- Abstract: It has been believed that stochastic feedforward neural networks (SFNN) have several advantages beyond deterministic deep neural networks (DNN): they have more expressive power allowing multi-modal mappings and regularize better due to their stochastic nature. However, training SFNN is notoriously harder. In this paper, we aim at developing efficient training methods for large-scale SFNN, in particular using known architectures and pre-trained parameters of DNN. To this end, we propose a new intermediate stochastic model, called Simplified-SFNN, which can be built upon any baseline DNN and approximates certain SFNN by simplifying its upper latent units above stochastic ones.
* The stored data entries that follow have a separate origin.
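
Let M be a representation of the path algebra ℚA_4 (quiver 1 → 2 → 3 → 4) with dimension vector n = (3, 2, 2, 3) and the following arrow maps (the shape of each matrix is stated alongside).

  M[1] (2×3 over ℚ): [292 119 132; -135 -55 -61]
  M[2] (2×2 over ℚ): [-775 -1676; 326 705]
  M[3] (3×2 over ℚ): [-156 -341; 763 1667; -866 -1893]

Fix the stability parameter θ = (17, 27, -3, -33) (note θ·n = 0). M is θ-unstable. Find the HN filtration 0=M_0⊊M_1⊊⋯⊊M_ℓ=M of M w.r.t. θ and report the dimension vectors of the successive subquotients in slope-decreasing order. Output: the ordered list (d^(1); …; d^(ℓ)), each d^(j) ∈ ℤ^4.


Barcode: M ≅ I[1,1], I[1,4]^2, I[4,4]. HN layers by μ_θ (3 steps, strictly decreasing):
  μ^(1)=17; μ^(2)=2; μ^(3)=-33

((1, 0, 0, 0); (2, 2, 2, 2); (0, 0, 0, 1))


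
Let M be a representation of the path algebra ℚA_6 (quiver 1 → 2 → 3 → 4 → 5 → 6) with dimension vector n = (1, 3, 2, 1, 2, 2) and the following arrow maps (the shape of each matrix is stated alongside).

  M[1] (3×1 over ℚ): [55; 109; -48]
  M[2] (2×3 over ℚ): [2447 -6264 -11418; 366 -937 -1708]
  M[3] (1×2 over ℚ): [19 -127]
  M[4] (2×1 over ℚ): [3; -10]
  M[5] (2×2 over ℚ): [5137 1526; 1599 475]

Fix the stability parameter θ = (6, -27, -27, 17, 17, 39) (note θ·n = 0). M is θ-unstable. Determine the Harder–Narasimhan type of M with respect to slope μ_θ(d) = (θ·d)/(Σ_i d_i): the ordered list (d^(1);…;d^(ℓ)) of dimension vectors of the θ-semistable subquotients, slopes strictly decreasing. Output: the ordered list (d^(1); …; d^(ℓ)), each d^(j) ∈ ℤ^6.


Interval decomposition of M: I[1,3], I[2,2], I[2,6], I[5,6].
HN type (ℓ=4): μ^(1)=39; μ^(2)=17; μ^(3)=-16; μ^(4)=-27

((0, 0, 0, 0, 0, 2); (0, 0, 0, 1, 2, 0); (1, 1, 1, 0, 0, 0); (0, 2, 1, 0, 0, 0))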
The main novelty of our approach is in establishing the connection between three models, i.e., DNN -> Simplified-SFNN -> SFNN, which naturally leads to an efficient training procedure of the stochastic models utilizing pre-trained parameters of DNN. Using several popular DNNs, we show how they can be effectively transferred to the corresponding stochastic models for both multi-modal and classification tasks on MNIST, TFD, CIFAR-10, CIFAR-100 and SVHN datasets. In particular, our stochastic model built from the wide residual network has 28 layers and 36 million parameters, where the former consistently outperforms the latter for the classification tasks on CIFAR-10 and CIFAR-100 due to its stochastic regularizing effect.
- Keywords: Deep learning, Multi-modal learning, Structured prediction
- Conflicts: kaist.ac.kr, kaist.edu